What am i missing?

MyNameisJoe

New Around Here
Router(name: internal-router) after a reboot will show all network devices as having no internet access. Not sure what has changed recently to cause this. Have been making tweaks lately to get better thruput as i have started streaming content for twitch and YT. Realize i am likely having a brainfart, thanks for reading and helping.

I have 2 routers:
external-router with 1Gb fiber from ISP. Not using provider modem. Internet on the external router subnet works fine with no issues. This router is an AXE11000 that for the faster CPU chip as i force everything thru VPN on the router.
internal-router connected thru Wan port with static external-router subnet IP. This router also has VPN setup on it for the internal-router subnet data.

VPN director for the external router has a static route set for internal-router IP to bypass vpn and go thru WAN port(so as to not have double encryption, as its not needed). I have the internal-router bypassing external-router VPN so that i can easily bypass for my internal streaming PC for upload to YT/Twitch/etc.

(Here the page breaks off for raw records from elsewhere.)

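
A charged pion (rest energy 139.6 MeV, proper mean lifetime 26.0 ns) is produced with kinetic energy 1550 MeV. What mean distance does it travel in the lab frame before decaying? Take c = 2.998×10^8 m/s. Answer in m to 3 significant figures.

d ≈ 94.0 m

γ = 1 + K/(m₀c²) = 1 + 1550/139.6 = 12.103
β = √(1 − 1/γ²) = 0.99658
Dilated lifetime: γτ₀ = 12.103 × 26.0 ns = 314.68 ns
d = βc·γτ₀ = 0.99658 × (2.998×10^8 m/s) × 3.1468×10^-7 s = 94.0 m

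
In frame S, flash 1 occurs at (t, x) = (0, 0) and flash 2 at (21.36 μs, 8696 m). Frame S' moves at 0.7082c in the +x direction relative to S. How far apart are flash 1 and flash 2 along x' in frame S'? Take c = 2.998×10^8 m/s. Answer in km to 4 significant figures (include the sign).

γ = 1/√(1 − 0.7082²) = 1.41641
Δx' = γ(Δx − vΔt) = 1.41641 × (8696 m − 0.7082×(2.998×10^8 m/s)×21.36×10^-6 s)
= 1.41641 × (4160.88 m) = 5.893 km

Δx' ≈ 5.893 km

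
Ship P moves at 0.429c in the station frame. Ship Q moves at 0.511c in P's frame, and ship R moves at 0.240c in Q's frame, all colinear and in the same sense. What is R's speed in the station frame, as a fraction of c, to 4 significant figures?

Compose boost 2: (0.511 + 0.429)/(1 + 0.511×0.429) = 0.9400/1.21922 = 0.770985
Compose boost 3: (0.240 + 0.770985)/(1 + 0.240×0.770985) = 1.01099/1.18504 = 0.8531

u ≈ 0.8531c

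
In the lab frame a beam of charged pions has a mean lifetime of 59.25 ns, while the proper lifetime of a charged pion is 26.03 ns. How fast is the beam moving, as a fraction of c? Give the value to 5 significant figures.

γ = Δt/τ₀ = 59.25/26.03 = 2.276220
β = √(1 − 1/γ²) = √(1 − 1/2.276220²) = 0.89833

β ≈ 0.89833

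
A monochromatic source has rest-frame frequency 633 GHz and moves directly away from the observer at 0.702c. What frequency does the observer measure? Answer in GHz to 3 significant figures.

Relativistic Doppler: f_obs = f_src √((1−β)/(1+β))
= 633 × √(0.29800/1.7020) = 633 × 0.41844 = 265 GHz

f_obs ≈ 265 GHz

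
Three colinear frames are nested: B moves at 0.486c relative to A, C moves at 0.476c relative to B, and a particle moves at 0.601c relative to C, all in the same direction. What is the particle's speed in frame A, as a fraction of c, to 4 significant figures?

u ≈ 0.9406c

Compose boost 2: (0.476 + 0.486)/(1 + 0.476×0.486) = 0.9620/1.23134 = 0.781265
Compose boost 3: (0.601 + 0.781265)/(1 + 0.601×0.781265) = 1.38227/1.46954 = 0.9406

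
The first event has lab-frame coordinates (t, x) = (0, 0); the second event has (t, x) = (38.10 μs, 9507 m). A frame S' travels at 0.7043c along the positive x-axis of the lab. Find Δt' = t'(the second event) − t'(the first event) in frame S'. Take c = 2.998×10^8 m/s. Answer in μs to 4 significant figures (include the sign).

Δt' ≈ 22.21 μs

γ = 1/√(1 − 0.7043²) = 1.40864
Δt' = γ(Δt − vΔx/c²) = 1.40864 × (38.10 μs − 0.7043×9507 m / (2.998×10^8 m/s))
= 1.40864 × (15.7658 μs) = 22.21 μs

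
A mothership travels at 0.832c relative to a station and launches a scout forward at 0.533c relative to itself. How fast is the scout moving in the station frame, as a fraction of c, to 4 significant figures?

Compose boost 2: (0.533 + 0.832)/(1 + 0.533×0.832) = 1.365/1.44346 = 0.9456

u ≈ 0.9456c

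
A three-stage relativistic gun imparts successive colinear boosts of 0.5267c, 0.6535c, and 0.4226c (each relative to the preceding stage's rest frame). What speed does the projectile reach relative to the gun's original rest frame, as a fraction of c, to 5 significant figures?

Compose boost 2: (0.6535 + 0.5267)/(1 + 0.6535×0.5267) = 1.1802/1.344198 = 0.8779954
Compose boost 3: (0.4226 + 0.8779954)/(1 + 0.4226×0.8779954) = 1.300595/1.371041 = 0.94862

u ≈ 0.94862c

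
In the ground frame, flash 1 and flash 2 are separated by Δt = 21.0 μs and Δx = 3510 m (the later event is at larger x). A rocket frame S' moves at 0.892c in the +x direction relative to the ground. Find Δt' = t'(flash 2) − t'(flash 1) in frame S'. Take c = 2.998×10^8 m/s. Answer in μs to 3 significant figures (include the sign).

γ = 1/√(1 − 0.892²) = 2.2122
Δt' = γ(Δt − vΔx/c²) = 2.2122 × (21.0 μs − 0.892×3510 m / (2.998×10^8 m/s))
= 2.2122 × (10.557 μs) = 23.4 μs

Δt' ≈ 23.4 μs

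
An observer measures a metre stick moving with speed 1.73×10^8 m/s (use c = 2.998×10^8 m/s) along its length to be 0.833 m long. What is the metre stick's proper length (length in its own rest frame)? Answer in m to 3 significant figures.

β = v/c = 1.73×10^8 / 2.998×10^8 = 0.57705
γ = 1/√(1 − 0.57705²) = 1.2244
L₀ = γL = 1.2244 × 0.833 = 1.02 m

L₀ ≈ 1.02 m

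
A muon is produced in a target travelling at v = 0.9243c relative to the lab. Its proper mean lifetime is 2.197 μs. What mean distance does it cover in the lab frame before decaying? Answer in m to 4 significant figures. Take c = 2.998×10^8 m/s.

d ≈ 1595 m

γ = 1/√(1 − 0.9243²) = 2.62009
Dilated lifetime: Δt = γτ₀ = 2.62009 × 2.197 μs = 5.75633 μs
d = vΔt = 0.9243c × 5.75633 μs = 2.77105×10^8 m/s × 5.75633×10^-6 s = 1595 m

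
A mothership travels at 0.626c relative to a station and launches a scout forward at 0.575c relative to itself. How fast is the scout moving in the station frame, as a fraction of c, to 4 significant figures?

u ≈ 0.8831c

Compose boost 2: (0.575 + 0.626)/(1 + 0.575×0.626) = 1.201/1.35995 = 0.8831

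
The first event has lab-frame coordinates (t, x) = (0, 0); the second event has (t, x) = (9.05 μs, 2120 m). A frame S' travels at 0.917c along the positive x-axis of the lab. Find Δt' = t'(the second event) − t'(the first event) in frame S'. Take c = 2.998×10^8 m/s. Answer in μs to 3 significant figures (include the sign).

γ = 1/√(1 − 0.917²) = 2.5070
Δt' = γ(Δt − vΔx/c²) = 2.5070 × (9.05 μs − 0.917×2120 m / (2.998×10^8 m/s))
= 2.5070 × (2.5655 μs) = 6.43 μs

Δt' ≈ 6.43 μs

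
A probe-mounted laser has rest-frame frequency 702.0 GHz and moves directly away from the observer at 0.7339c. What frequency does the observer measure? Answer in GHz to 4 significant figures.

Relativistic Doppler: f_obs = f_src √((1−β)/(1+β))
= 702.0 × √(0.266100/1.73390) = 702.0 × 0.391751 = 275.0 GHz

f_obs ≈ 275.0 GHz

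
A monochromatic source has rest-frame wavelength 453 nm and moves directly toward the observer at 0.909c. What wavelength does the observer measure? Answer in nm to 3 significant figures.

Relativistic Doppler: λ_obs = λ_src √((1−β)/(1+β))
= 453 × √(0.091000/1.9090) = 453 × 0.21833 = 98.9 nm

λ_obs ≈ 98.9 nm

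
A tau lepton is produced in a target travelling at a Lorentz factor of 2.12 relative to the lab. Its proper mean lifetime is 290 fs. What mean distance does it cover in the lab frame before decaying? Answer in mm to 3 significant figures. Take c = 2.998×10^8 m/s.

β = √(1 − 1/γ²) = √(1 − 1/2.12²) = 0.88176
Dilated lifetime: Δt = γτ₀ = 2.12 × 290 fs = 614.80 fs
d = vΔt = 0.88176c × 614.80 fs = 2.6435×10^8 m/s × 6.1480×10^-13 s = 0.163 mm

d ≈ 0.163 mm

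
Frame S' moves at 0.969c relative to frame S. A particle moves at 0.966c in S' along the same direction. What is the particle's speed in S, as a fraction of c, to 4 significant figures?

u ≈ 0.9995c

Relativistic velocity addition: u = (u' + v)/(1 + u'v/c²)
= (0.966 + 0.969)/(1 + 0.966×0.969) = 1.935/1.93605 = 0.9995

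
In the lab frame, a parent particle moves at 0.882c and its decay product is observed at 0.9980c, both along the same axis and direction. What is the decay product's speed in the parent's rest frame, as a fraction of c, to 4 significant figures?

Inverse velocity addition: u' = (u − v)/(1 − uv/c²)
= (0.9980 − 0.882)/(1 − 0.9980×0.882) = 0.1160/0.119764 = 0.9686

u' ≈ 0.9686c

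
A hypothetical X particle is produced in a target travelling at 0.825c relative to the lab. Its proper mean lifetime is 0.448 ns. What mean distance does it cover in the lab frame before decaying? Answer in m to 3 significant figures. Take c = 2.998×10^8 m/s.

d ≈ 0.196 m

γ = 1/√(1 − 0.825²) = 1.7695
Dilated lifetime: Δt = γτ₀ = 1.7695 × 0.448 ns = 0.79273 ns
d = vΔt = 0.825c × 0.79273 ns = 2.4734×10^8 m/s × 7.9273×10^-10 s = 0.196 m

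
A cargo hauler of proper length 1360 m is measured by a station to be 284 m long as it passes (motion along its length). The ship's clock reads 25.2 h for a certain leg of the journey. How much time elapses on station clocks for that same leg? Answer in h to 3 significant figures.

Δt ≈ 121 h

Length contraction ⇒ γ = L₀/L = 1360/284 = 4.7887
Time dilation: Δt = γτ₀ = 4.7887 × 25.2 h = 121 h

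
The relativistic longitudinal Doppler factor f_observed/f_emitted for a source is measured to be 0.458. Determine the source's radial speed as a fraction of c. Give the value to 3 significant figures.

β ≈ 0.653

f_obs/f_src = √((1−β)/(1+β)) = 0.458  ⇒  (1−β)/(1+β) = 0.20976
β = |1 − D²|/(1 + D²) = |1 − 0.20976|/(1 + 0.20976) = 0.653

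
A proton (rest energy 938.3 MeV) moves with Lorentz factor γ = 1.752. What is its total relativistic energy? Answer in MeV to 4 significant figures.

E ≈ 1644 MeV

γ = 1.752 (given)
E = γm₀c² = 1.752 × 938.3 MeV = 1644 MeV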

This still then allows for the internal-router VPN to be required for work pc, server, etc that are on internal-router subnet but dont require high speed internet access.

Something seems to have changed recently with firmware update after 386.5 (maybe?) that causes killswitch on internal-router to block access to local subnet resources, like the UI for the internal-router, after it reboots. If i unplug the WAN cable from the internal-router. I can nav just fine to it and any other resources on local subnet. But i cant get to anything local or otherwise when the wan cable is plugged in.

Any thoughts? What am i missing?
 

eibgrad

Part of the Furniture
Not sure why having the built-in killswitch enabled on the internal router would prevent access to other local networks on the same router. I don't recall seeing that as an issue. But then again, I have seen complaints from time to time w/ the feature by different users. It blocks based on managing the routing tables, which may be the problem here. As an alternative, you might want to consider a firewall-based solution.


But there's a caveat.

Technically, the built-in kill switch doesn't actually block the WAN, but rather denies access to a default gateway. What that means is that even when enabled, any upstream network on the external router is still reachable from the downstream internal router. But the firewall-based killswitch *does* block the WAN, in its entirety (at least for those devices bound to the VPN)! You'd have to add a firewall exception to allow access to any upstream local networks (note to self: might not be a bad idea for me to add that capability directly to the script).

In short, it might just be easier to change your approach then fight w/ the built-in killswitch. A lot of users end up coming to that conclusion.
 

eibgrad

Part of the Furniture
P.S. Just remembered something. You don't need to add a firewall rule to gain access to the upstream router's local IP network w/ the firewall-based killswitch script. Assuming you're using the VPN Director, you just need to add a WAN rule that directs that traffic over the WAN. The script specifically makes exceptions for any WAN rules.